We need to continually remember Paul’s confession “I have been crucified with Christ; and it is no longer I who live, but Christ lives in me; and the life which I now live in the flesh I live by faith in the Son of God, Who loved me and gave Himself up for me” (Galatians 2:20). We must remember it so that we “do not nullify the grace of God” (2:21) – a continual temptation for every believer. The ordinances are an instrument of this grace and sanctifying work in our lives.
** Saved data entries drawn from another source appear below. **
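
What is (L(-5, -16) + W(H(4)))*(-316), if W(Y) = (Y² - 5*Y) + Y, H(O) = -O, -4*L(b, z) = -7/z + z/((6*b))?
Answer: -2408473/240 ≈ -10035.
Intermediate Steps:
L(b, z) = 7/(4*z) - z/(24*b) (L(b, z) = -(-7/z + z/((6*b)))/4 = -(-7/z + z*(1/(6*b)))/4 = -(-7/z + z/(6*b))/4 = 7/(4*z) - z/(24*b))
W(Y) = Y² - 4*Y
(L(-5, -16) + W(H(4)))*(-316) = (((7/4)/(-16) - 1/24*(-16)/(-5)) + (-1*4)*(-4 - 1*4))*(-316) = (((7/4)*(-1/16) - 1/24*(-16)*(-⅕)) - 4*(-4 - 4))*(-316) = ((-7/64 - 2/15) - 4*(-8))*(-316) = (-233/960 + 32)*(-316) = (30487/960)*(-316) = -2408473/240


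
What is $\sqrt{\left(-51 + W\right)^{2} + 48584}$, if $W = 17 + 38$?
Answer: $90 \sqrt{6} \approx 220.45$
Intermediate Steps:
$W = 55$
$\sqrt{\left(-51 + W\right)^{2} + 48584} = \sqrt{\left(-51 + 55\right)^{2} + 48584} = \sqrt{4^{2} + 48584} = \sqrt{16 + 48584} = \sqrt{48600} = 90 \sqrt{6}$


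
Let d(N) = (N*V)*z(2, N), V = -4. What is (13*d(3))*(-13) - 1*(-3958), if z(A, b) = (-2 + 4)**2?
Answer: 12070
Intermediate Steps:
z(A, b) = 4 (z(A, b) = 2**2 = 4)
d(N) = -16*N (d(N) = (N*(-4))*4 = -4*N*4 = -16*N)
(13*d(3))*(-13) - 1*(-3958) = (13*(-16*3))*(-13) - 1*(-3958) = (13*(-48))*(-13) + 3958 = -624*(-13) + 3958 = 8112 + 3958 = 12070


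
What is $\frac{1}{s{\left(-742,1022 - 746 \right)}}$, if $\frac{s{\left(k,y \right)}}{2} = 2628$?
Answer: $\frac{1}{5256} \approx 0.00019026$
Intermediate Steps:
$s{\left(k,y \right)} = 5256$ ($s{\left(k,y \right)} = 2 \cdot 2628 = 5256$)
$\frac{1}{s{\left(-742,1022 - 746 \right)}} = \frac{1}{5256}$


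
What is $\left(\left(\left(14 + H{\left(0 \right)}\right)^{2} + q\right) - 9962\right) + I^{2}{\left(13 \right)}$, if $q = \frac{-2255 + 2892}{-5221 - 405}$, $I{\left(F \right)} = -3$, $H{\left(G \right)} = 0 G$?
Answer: $- \frac{54893519}{5626} \approx -9757.1$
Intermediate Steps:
$H{\left(G \right)} = 0$
$q = - \frac{637}{5626}$ ($q = \frac{637}{-5626} = 637 \left(- \frac{1}{5626}\right) = - \frac{637}{5626} \approx -0.11322$)
$\left(\left(\left(14 + H{\left(0 \right)}\right)^{2} + q\right) - 9962\right) + I^{2}{\left(13 \right)} = \left(\left(\left(14 + 0\right)^{2} - \frac{637}{5626}\right) - 9962\right) + \left(-3\right)^{2} = \left(\left(14^{2} - \frac{637}{5626}\right) - 9962\right) + 9 = \left(\left(196 - \frac{637}{5626}\right) - 9962\right) + 9 = \left(\frac{1102059}{5626} - 9962\right) + 9 = - \frac{54944153}{5626} + 9 = - \frac{54893519}{5626}$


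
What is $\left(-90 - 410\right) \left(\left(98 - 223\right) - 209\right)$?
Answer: $167000$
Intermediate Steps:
$\left(-90 - 410\right) \left(\left(98 - 223\right) - 209\right) = - 500 \left(-125 - 209\right) = \left(-500\right) \left(-334\right) = 167000$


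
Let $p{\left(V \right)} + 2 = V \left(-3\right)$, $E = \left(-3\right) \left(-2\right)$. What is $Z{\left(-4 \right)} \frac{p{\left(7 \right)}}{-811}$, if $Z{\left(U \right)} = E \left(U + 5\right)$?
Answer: $\frac{138}{811} \approx 0.17016$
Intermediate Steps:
$E = 6$
$p{\left(V \right)} = -2 - 3 V$ ($p{\left(V \right)} = -2 + V \left(-3\right) = -2 - 3 V$)
$Z{\left(U \right)} = 30 + 6 U$ ($Z{\left(U \right)} = 6 \left(U + 5\right) = 6 \left(5 + U\right) = 30 + 6 U$)
$Z{\left(-4 \right)} \frac{p{\left(7 \right)}}{-811} = \left(30 + 6 \left(-4\right)\right) \frac{-2 - 21}{-811} = \left(30 - 24\right) \left(-2 - 21\right) \left(- \frac{1}{811}\right) = 6 \left(\left(-23\right) \left(- \frac{1}{811}\right)\right) = 6 \cdot \frac{23}{811} = \frac{138}{811}$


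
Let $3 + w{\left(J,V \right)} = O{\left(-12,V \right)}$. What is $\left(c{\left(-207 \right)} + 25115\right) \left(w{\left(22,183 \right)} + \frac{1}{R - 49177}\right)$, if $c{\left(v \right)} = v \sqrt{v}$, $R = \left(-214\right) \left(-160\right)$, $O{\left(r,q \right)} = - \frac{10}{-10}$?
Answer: $- \frac{750310625}{14937} + \frac{6184125 i \sqrt{23}}{4979} \approx -50232.0 + 5956.6 i$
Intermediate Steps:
$O{\left(r,q \right)} = 1$ ($O{\left(r,q \right)} = \left(-10\right) \left(- \frac{1}{10}\right) = 1$)
$w{\left(J,V \right)} = -2$ ($w{\left(J,V \right)} = -3 + 1 = -2$)
$R = 34240$
$c{\left(v \right)} = v^{\frac{3}{2}}$
$\left(c{\left(-207 \right)} + 25115\right) \left(w{\left(22,183 \right)} + \frac{1}{R - 49177}\right) = \left(\left(-207\right)^{\frac{3}{2}} + 25115\right) \left(-2 + \frac{1}{34240 - 49177}\right) = \left(- 621 i \sqrt{23} + 25115\right) \left(-2 + \frac{1}{-14937}\right) = \left(25115 - 621 i \sqrt{23}\right) \left(-2 - \frac{1}{14937}\right) = \left(25115 - 621 i \sqrt{23}\right) \left(- \frac{29875}{14937}\right) = - \frac{750310625}{14937} + \frac{6184125 i \sqrt{23}}{4979}$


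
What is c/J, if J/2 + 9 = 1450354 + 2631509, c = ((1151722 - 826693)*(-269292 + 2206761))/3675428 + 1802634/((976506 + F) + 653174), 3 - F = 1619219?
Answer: 274839915136259/13082232741622464 ≈ 0.021009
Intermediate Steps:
F = -1619216 (F = 3 - 1*1619219 = 3 - 1619219 = -1619216)
c = 274839915136259/1602486608 (c = ((1151722 - 826693)*(-269292 + 2206761))/3675428 + 1802634/((976506 - 1619216) + 653174) = (325029*1937469)*(1/3675428) + 1802634/(-642710 + 653174) = 629733611601*(1/3675428) + 1802634/10464 = 629733611601/3675428 + 1802634*(1/10464) = 629733611601/3675428 + 300439/1744 = 274839915136259/1602486608 ≈ 1.7151e+5)
J = 8163708 (J = -18 + 2*(1450354 + 2631509) = -18 + 2*4081863 = -18 + 8163726 = 8163708)
c/J = (274839915136259/1602486608)/8163708 = (274839915136259/1602486608)*(1/8163708) = 274839915136259/13082232741622464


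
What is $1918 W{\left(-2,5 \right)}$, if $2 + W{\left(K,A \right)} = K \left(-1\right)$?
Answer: $0$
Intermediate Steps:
$W{\left(K,A \right)} = -2 - K$ ($W{\left(K,A \right)} = -2 + K \left(-1\right) = -2 - K$)
$1918 W{\left(-2,5 \right)} = 1918 \left(-2 - -2\right) = 1918 \left(-2 + 2\right) = 1918 \cdot 0 = 0$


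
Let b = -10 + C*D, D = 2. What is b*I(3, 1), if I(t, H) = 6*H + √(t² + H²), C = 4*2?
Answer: 36 + 6*√10 ≈ 54.974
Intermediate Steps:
C = 8
b = 6 (b = -10 + 8*2 = -10 + 16 = 6)
I(t, H) = √(H² + t²) + 6*H (I(t, H) = 6*H + √(H² + t²) = √(H² + t²) + 6*H)
b*I(3, 1) = 6*(√(1² + 3²) + 6*1) = 6*(√(1 + 9) + 6) = 6*(√10 + 6) = 6*(6 + √10) = 36 + 6*√10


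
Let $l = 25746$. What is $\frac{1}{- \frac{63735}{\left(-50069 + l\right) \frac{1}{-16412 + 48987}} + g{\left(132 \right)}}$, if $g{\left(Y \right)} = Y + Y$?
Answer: $\frac{24323}{2082588897} \approx 1.1679 \cdot 10^{-5}$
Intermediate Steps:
$g{\left(Y \right)} = 2 Y$
$\frac{1}{- \frac{63735}{\left(-50069 + l\right) \frac{1}{-16412 + 48987}} + g{\left(132 \right)}} = \frac{1}{- \frac{63735}{\left(-50069 + 25746\right) \frac{1}{-16412 + 48987}} + 2 \cdot 132} = \frac{1}{- \frac{63735}{\left(-24323\right) \frac{1}{32575}} + 264} = \frac{1}{- \frac{63735}{- \frac{24323}{32575}} + 264} = \frac{1}{\left(-63735\right) \left(- \frac{32575}{24323}\right) + 264} = \frac{1}{\frac{2076167625}{24323} + 264} = \frac{1}{\frac{2082588897}{24323}} = \frac{24323}{2082588897}$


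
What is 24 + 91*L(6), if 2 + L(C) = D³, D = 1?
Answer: -67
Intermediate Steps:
L(C) = -1 (L(C) = -2 + 1³ = -2 + 1 = -1)
24 + 91*L(6) = 24 + 91*(-1) = 24 - 91 = -67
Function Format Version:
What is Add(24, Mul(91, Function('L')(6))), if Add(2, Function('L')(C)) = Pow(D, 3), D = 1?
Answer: -67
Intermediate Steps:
Function('L')(C) = -1 (Function('L')(C) = Add(-2, Pow(1, 3)) = Add(-2, 1) = -1)
Add(24, Mul(91, Function('L')(6))) = Add(24, Mul(91, -1)) = Add(24, -91) = -67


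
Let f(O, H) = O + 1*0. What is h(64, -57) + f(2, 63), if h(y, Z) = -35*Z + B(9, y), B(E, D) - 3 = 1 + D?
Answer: 2065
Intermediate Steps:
B(E, D) = 4 + D (B(E, D) = 3 + (1 + D) = 4 + D)
h(y, Z) = 4 + y - 35*Z (h(y, Z) = -35*Z + (4 + y) = 4 + y - 35*Z)
f(O, H) = O (f(O, H) = O + 0 = O)
h(64, -57) + f(2, 63) = (4 + 64 - 35*(-57)) + 2 = (4 + 64 + 1995) + 2 = 2063 + 2 = 2065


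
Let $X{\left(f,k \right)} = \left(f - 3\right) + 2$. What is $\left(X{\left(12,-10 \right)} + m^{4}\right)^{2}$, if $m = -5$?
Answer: $404496$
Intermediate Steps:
$X{\left(f,k \right)} = -1 + f$ ($X{\left(f,k \right)} = \left(-3 + f\right) + 2 = -1 + f$)
$\left(X{\left(12,-10 \right)} + m^{4}\right)^{2} = \left(\left(-1 + 12\right) + \left(-5\right)^{4}\right)^{2} = \left(11 + 625\right)^{2} = 636^{2} = 404496$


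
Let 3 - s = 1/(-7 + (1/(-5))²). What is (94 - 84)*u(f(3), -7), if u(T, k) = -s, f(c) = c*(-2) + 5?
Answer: -2735/87 ≈ -31.437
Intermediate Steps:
f(c) = 5 - 2*c (f(c) = -2*c + 5 = 5 - 2*c)
s = 547/174 (s = 3 - 1/(-7 + (1/(-5))²) = 3 - 1/(-7 + (1*(-⅕))²) = 3 - 1/(-7 + (-⅕)²) = 3 - 1/(-7 + 1/25) = 3 - 1/(-174/25) = 3 - 1*(-25/174) = 3 + 25/174 = 547/174 ≈ 3.1437)
u(T, k) = -547/174 (u(T, k) = -1*547/174 = -547/174)
(94 - 84)*u(f(3), -7) = (94 - 84)*(-547/174) = 10*(-547/174) = -2735/87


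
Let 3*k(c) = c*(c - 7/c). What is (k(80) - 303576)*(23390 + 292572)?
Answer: -95245165090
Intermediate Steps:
k(c) = c*(c - 7/c)/3 (k(c) = (c*(c - 7/c))/3 = c*(c - 7/c)/3)
(k(80) - 303576)*(23390 + 292572) = ((-7/3 + (⅓)*80²) - 303576)*(23390 + 292572) = ((-7/3 + (⅓)*6400) - 303576)*315962 = ((-7/3 + 6400/3) - 303576)*315962 = (2131 - 303576)*315962 = -301445*315962 = -95245165090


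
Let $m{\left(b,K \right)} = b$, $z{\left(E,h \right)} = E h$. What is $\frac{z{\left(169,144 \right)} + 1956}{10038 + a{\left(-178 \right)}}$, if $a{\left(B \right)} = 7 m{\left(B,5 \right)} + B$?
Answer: $\frac{13146}{4307} \approx 3.0522$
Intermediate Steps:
$a{\left(B \right)} = 8 B$ ($a{\left(B \right)} = 7 B + B = 8 B$)
$\frac{z{\left(169,144 \right)} + 1956}{10038 + a{\left(-178 \right)}} = \frac{169 \cdot 144 + 1956}{10038 + 8 \left(-178\right)} = \frac{24336 + 1956}{10038 - 1424} = \frac{26292}{8614} = 26292 \cdot \frac{1}{8614} = \frac{13146}{4307}$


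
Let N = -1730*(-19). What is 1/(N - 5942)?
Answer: 1/26928 ≈ 3.7136e-5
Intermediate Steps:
N = 32870
1/(N - 5942) = 1/(32870 - 5942) = 1/26928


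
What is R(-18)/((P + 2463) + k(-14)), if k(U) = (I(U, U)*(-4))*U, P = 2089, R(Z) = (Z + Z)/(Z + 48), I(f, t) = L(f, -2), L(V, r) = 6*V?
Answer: 3/380 ≈ 0.0078947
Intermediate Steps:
I(f, t) = 6*f
R(Z) = 2*Z/(48 + Z) (R(Z) = (2*Z)/(48 + Z) = 2*Z/(48 + Z))
k(U) = -24*U² (k(U) = ((6*U)*(-4))*U = (-24*U)*U = -24*U²)
R(-18)/((P + 2463) + k(-14)) = (2*(-18)/(48 - 18))/((2089 + 2463) - 24*(-14)²) = (2*(-18)/30)/(4552 - 24*196) = (2*(-18)*(1/30))/(4552 - 4704) = -6/5/(-152) = -6/5*(-1/152) = 3/380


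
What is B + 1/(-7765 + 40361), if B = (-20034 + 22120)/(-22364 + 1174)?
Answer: -33987033/345354620 ≈ -0.098412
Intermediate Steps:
B = -1043/10595 (B = 2086/(-21190) = 2086*(-1/21190) = -1043/10595 ≈ -0.098443)
B + 1/(-7765 + 40361) = -1043/10595 + 1/(-7765 + 40361) = -1043/10595 + 1/32596 = -33987033/345354620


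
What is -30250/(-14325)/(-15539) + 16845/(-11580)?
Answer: -9999954301/6873769884 ≈ -1.4548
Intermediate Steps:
-30250/(-14325)/(-15539) + 16845/(-11580) = -30250*(-1/14325)*(-1/15539) + 16845*(-1/11580) = (1210/573)*(-1/15539) - 1123/772 = -1210/8903847 - 1123/772 = -9999954301/6873769884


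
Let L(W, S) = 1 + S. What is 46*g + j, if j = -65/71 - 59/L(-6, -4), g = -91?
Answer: -887624/213 ≈ -4167.3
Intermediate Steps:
j = 3994/213 (j = -65/71 - 59/(1 - 4) = -65*1/71 - 59/(-3) = -65/71 - 59*(-⅓) = -65/71 + 59/3 = 3994/213 ≈ 18.751)
46*g + j = 46*(-91) + 3994/213 = -4186 + 3994/213 = -887624/213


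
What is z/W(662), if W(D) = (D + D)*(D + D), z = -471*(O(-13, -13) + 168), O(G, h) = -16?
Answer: -8949/219122 ≈ -0.040840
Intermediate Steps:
z = -71592 (z = -471*(-16 + 168) = -471*152 = -71592)
W(D) = 4*D**2 (W(D) = (2*D)*(2*D) = 4*D**2)
z/W(662) = -71592/(4*662**2) = -71592/(4*438244) = -71592/1752976 = -71592*1/1752976 = -8949/219122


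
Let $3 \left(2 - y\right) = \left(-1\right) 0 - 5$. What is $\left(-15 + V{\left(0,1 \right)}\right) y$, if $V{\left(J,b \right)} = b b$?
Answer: $- \frac{154}{3} \approx -51.333$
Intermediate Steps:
$y = \frac{11}{3}$ ($y = 2 - \frac{\left(-1\right) 0 - 5}{3} = 2 - \frac{0 - 5}{3} = 2 - - \frac{5}{3} = 2 + \frac{5}{3} = \frac{11}{3} \approx 3.6667$)
$V{\left(J,b \right)} = b^{2}$
$\left(-15 + V{\left(0,1 \right)}\right) y = \left(-15 + 1^{2}\right) \frac{11}{3} = \left(-15 + 1\right) \frac{11}{3} = \left(-14\right) \frac{11}{3} = - \frac{154}{3}$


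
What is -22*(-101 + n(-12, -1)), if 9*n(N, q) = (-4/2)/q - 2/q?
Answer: 19910/9 ≈ 2212.2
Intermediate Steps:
n(N, q) = -4/(9*q) (n(N, q) = ((-4/2)/q - 2/q)/9 = ((-4*½)/q - 2/q)/9 = (-2/q - 2/q)/9 = (-4/q)/9 = -4/(9*q))
-22*(-101 + n(-12, -1)) = -22*(-101 - 4/9/(-1)) = -22*(-101 - 4/9*(-1)) = -22*(-101 + 4/9) = -22*(-905/9) = 19910/9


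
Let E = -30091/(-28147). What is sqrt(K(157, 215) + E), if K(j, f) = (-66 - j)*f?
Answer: 8*I*sqrt(593496129877)/28147 ≈ 218.96*I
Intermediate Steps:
K(j, f) = f*(-66 - j)
E = 30091/28147 (E = -30091*(-1/28147) = 30091/28147 ≈ 1.0691)
sqrt(K(157, 215) + E) = sqrt(-1*215*(66 + 157) + 30091/28147) = sqrt(-1*215*223 + 30091/28147) = sqrt(-47945 + 30091/28147) = sqrt(-1349477824/28147) = 8*I*sqrt(593496129877)/28147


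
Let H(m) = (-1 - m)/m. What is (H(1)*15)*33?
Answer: -990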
Early in ministry, a wise deacon (now in Glory) once told me that humans never stay in the middle of a position/opinion/doctrine, but are continually swinging back and forth to extremes. My dear Baptists, I fear that in this day we have gone so far on the ordinances that they are barely there in the life of the Church. May we consider the testimony of the Scriptures and carefully, thoughtfully, and purposefully begin moving the pendulum back to a more faithful view of the ordinances which grants them the central place in Christian liturgy that the Scripture itself gives them. The promised fruit of Scripture concerning the ordinances and what they represent is freedom from sin, service to God’s righteousness, unity, and faithfulness to Christ. Sound like something needed in the Church today? All these things come from union with Christ in His death and resurrection – the very reality the ordinances lead us to walk in together.


For by them we regularly “may know...the fellowship of His sufferings, being conformed to His death; in order that [we] may attain to the resurrection from the dead.”